Increasing infection
Govt should not get complacent about Covid management
)
premium
Beneficiaries wait in a queue to receive Covid-19 vaccine dose, at Birsa Munda Football stadium in Ranchi | Photo: PTI
India has not emerged from the threat of the pandemic and the threat of a third or even a fourth wave hovering over everybody. The distribution and intensity of a third wave will depend not just on vaccination rates but also on how the first and the second wave have played out. It is unfortunate, therefore, that the government has not worked hard enough to get reliable data on the spread of the virus and its effect on mortality. What is available is the Indian Council of Medical Research’s (ICMR’s) series of serosurveys, which sample the prevalence of antibodies for Covid-19 in the country. Headline data from the most recent round, the fourth, was released this week.

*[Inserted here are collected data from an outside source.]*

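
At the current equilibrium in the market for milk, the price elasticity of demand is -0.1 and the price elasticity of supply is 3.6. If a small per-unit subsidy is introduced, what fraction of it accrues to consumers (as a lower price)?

Consumer share = 36/37

For a small subsidy around the equilibrium, the benefit split depends on the relative slopes, which at a point are proportional to the elasticities.
Buyer share = εs/(εs + |εd|) = 3.6/(3.6 + 0.1) = 36/37; seller share = |εd|/(εs + |εd|) = 1/37.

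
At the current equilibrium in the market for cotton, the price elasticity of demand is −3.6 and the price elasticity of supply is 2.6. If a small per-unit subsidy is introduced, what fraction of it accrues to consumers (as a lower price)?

For a small subsidy around the equilibrium, the benefit split depends on the relative slopes, which at a point are proportional to the elasticities.
Buyer share = εs/(εs + |εd|) = 2.6/(2.6 + 3.6) = 13/31; seller share = |εd|/(εs + |εd|) = 18/31.

Consumer share = 13/31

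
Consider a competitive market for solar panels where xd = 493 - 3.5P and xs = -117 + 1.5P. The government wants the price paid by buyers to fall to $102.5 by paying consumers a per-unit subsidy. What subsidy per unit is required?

At a buyer price of 102.5, quantity demanded is 493 − 3.5·102.5 = 134.25.
Sellers supply 134.25 only when they receive Ps with -117 + 1.5·Ps = 134.25, i.e. Ps = 167.5.
s = Ps − Pb = 167.5 − 102.5 = 65.

Required subsidy s = $65 per unit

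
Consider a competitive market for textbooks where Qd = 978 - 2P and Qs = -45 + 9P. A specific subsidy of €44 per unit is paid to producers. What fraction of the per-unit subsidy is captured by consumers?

Pre-subsidy: 978 - 2P = -45 + 9P gives P* = 93, Q* = 792.
With the subsidy, sellers receive Ps = Pb + 44 for each unit, where Pb is the price buyers pay.
Supply in terms of Pb becomes Qs = -45 + 9(Pb + 44) = 351 + 9Pb. Setting this equal to demand: 978 - 2Pb = 351 + 9Pb, so Pb = 57.
Sellers receive Ps = 57 + 44 = 101; Q' = 978 − 2·57 = 864.
Buyers' price falls by P* − Pb = 93 − 57 = 36; sellers' price rises by Ps − P* = 101 − 93 = 8.
So consumers capture 36/44 = 9/11 of each unit of subsidy.

Consumer share = 9/11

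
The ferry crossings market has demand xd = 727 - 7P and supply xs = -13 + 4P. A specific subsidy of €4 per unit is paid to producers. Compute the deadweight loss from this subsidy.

Deadweight loss = 224/11

Pre-subsidy: 727 - 7P = -13 + 4P gives P* = 740/11, x* = 2817/11.
With the subsidy, sellers receive Ps = Pb + 4 for each unit, where Pb is the price buyers pay.
Supply in terms of Pb becomes xs = -13 + 4(Pb + 4) = 3 + 4Pb. Setting this equal to demand: 727 - 7Pb = 3 + 4Pb, so Pb = 724/11.
Sellers receive Ps = 724/11 + 4 = 768/11; x' = 727 − 7·(724/11) = 2929/11.
The subsidy expands output by 2929/11 − 2817/11 = 112/11 past the efficient level; on those units the gap between marginal cost and willingness to pay runs from 0 up to 4.
DWL = ½ × 4 × 112/11 = 224/11.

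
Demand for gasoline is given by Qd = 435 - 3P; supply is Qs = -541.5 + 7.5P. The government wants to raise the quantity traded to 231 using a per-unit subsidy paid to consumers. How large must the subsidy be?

Required subsidy s = 35 per unit

At Q = 231, invert demand for the buyer price: Pb = (435 − 231)/3 = 68; invert supply for the seller price: Ps = (231 − (-541.5))/7.5 = 103.
The subsidy must fill the gap: s = Ps − Pb = 103 − 68 = 35.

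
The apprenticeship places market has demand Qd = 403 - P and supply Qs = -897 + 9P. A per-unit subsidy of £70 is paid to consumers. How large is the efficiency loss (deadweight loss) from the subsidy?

Pre-subsidy: 403 - P = -897 + 9P gives P* = 130, Q* = 273.
With the rebate, buyers effectively pay Pb = Ps − 70, where Ps is the price sellers receive.
Demand in terms of Ps becomes Qd = 403 − 1(Ps − 70) = 473 - Ps. Setting this equal to supply: 473 - Ps = -897 + 9Ps, so Ps = 137.
Buyers pay Pb = 137 − 70 = 67; Q' = -897 + 9·137 = 336.
The subsidy expands output by 336 − 273 = 63 past the efficient level; on those units the gap between marginal cost and willingness to pay runs from 0 up to 70.
DWL = ½ × 70 × 63 = 2205.

Deadweight loss = £2205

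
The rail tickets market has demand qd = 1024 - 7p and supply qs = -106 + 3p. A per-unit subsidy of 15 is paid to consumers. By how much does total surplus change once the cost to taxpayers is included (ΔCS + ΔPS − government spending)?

Net change in total surplus = -236.25

Pre-subsidy: 1024 - 7p = -106 + 3p gives p* = 113, q* = 233.
With the rebate, buyers effectively pay pb = ps − 15, where ps is the price sellers receive.
Demand in terms of ps becomes qd = 1024 − 7(ps − 15) = 1129 - 7ps. Setting this equal to supply: 1129 - 7ps = -106 + 3ps, so ps = 123.5.
Buyers pay pb = 123.5 − 15 = 108.5; q' = -106 + 3·123.5 = 264.5.
ΔCS = ½(233 + 264.5)(113 − 108.5) = 1119.375; ΔPS = ½(233 + 264.5)(123.5 − 113) = 2611.875.
Government spending = 15 × 264.5 = 3967.5.
Net change = 1119.375 + 2611.875 − 3967.5 = -236.25. The loss equals the DWL triangle ½·15·31.5.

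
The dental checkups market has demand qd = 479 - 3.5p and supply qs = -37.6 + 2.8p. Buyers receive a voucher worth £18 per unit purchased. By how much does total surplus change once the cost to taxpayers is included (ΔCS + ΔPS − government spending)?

Pre-subsidy: 479 - 3.5p = -37.6 + 2.8p gives p* = 82, q* = 192.
With the rebate, buyers effectively pay pb = ps − 18, where ps is the price sellers receive.
Demand in terms of ps becomes qd = 479 − 3.5(ps − 18) = 542 - 3.5ps. Setting this equal to supply: 542 - 3.5ps = -37.6 + 2.8ps, so ps = 92.
Buyers pay pb = 92 − 18 = 74; q' = -37.6 + 2.8·92 = 220.
ΔCS = ½(192 + 220)(82 − 74) = 1648; ΔPS = ½(192 + 220)(92 − 82) = 2060.
Government spending = 18 × 220 = 3960.
Net change = 1648 + 2060 − 3960 = -252. The loss equals the DWL triangle ½·18·28.

Net change in total surplus = -£252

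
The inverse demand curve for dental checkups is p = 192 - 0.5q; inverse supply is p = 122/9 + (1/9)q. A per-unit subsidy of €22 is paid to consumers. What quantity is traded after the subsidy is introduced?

q' = 328

Pre-subsidy: 192 - 0.5q = 122/9 + (1/9)q gives q* = 292 and p* = 46.
With the rebate, buyers effectively pay pb = ps − 22, where ps is the price sellers receive.
On the curves, pb = 192 - 0.5q and ps = 122/9 + (1/9)q; the wedge ps − pb = 22 gives 122/9 + (1/9)q − (192 - 0.5q) = 22, so q' = 328.
Then pb = 192 − 0.5·328 = 28 and ps = 122/9 + (1/9)·328 = 50.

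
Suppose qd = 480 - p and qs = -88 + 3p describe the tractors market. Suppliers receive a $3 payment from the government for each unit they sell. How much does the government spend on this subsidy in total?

Government cost = $1020.75

Pre-subsidy: 480 - p = -88 + 3p gives p* = 142, q* = 338.
With the subsidy, sellers receive ps = pb + 3 for each unit, where pb is the price buyers pay.
Supply in terms of pb becomes qs = -88 + 3(pb + 3) = -79 + 3pb. Setting this equal to demand: 480 - pb = -79 + 3pb, so pb = 139.75.
Sellers receive ps = 139.75 + 3 = 142.75; q' = 480 − 1·139.75 = 340.25.
Government outlay = subsidy × quantity = 3 × 340.25 = 1020.75.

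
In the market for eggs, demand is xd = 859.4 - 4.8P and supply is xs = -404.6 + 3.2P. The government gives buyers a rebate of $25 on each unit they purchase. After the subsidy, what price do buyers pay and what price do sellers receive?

Buyers pay $148; sellers receive $173

Pre-subsidy: 859.4 - 4.8P = -404.6 + 3.2P gives P* = 158, x* = 101.
With the rebate, buyers effectively pay Pb = Ps − 25, where Ps is the price sellers receive.
Demand in terms of Ps becomes xd = 859.4 − 4.8(Ps − 25) = 979.4 - 4.8Ps. Setting this equal to supply: 979.4 - 4.8Ps = -404.6 + 3.2Ps, so Ps = 173.
Buyers pay Pb = 173 − 25 = 148; x' = -404.6 + 3.2·173 = 149.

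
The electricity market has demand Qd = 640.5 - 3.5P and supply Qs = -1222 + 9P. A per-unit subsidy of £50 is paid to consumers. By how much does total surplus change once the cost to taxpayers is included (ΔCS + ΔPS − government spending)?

Pre-subsidy: 640.5 - 3.5P = -1222 + 9P gives P* = 149, Q* = 119.
With the rebate, buyers effectively pay Pb = Ps − 50, where Ps is the price sellers receive.
Demand in terms of Ps becomes Qd = 640.5 − 3.5(Ps − 50) = 815.5 - 3.5Ps. Setting this equal to supply: 815.5 - 3.5Ps = -1222 + 9Ps, so Ps = 163.
Buyers pay Pb = 163 − 50 = 113; Q' = -1222 + 9·163 = 245.
ΔCS = ½(119 + 245)(149 − 113) = 6552; ΔPS = ½(119 + 245)(163 − 149) = 2548.
Government spending = 50 × 245 = 12250.
Net change = 6552 + 2548 − 12250 = -3150. The loss equals the DWL triangle ½·50·126.

Net change in total surplus = -£3150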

ICMR surveys about 29,000 respondents in 700 villages and wards, from 70 districts in 21 states. The three previous serosurveys have seen an increasing incidence of antibodies among the respondents — from 0.73 per cent in May and June last year, to 7.1 per cent during August and September of 2020 and then 24.1 per cent in December and January. The fourth round, conducted in June and July, saw the seroprevalence after the second wave jump to 67.6 per cent. In other words, two-thirds of the respondents had antibodies to Covid-19, indicating they had been exposed to the disease or to the vaccine. That one-third are still without antibodies suggests that a third wave can potentially infect a lot of Indians. It would be unwise to expect that “herd immunity” thresholds are close to being reached as the delta variant, being more infectious, has significantly raised that threshold. So without a proper near-universal vaccination, herd immunity may be impossible.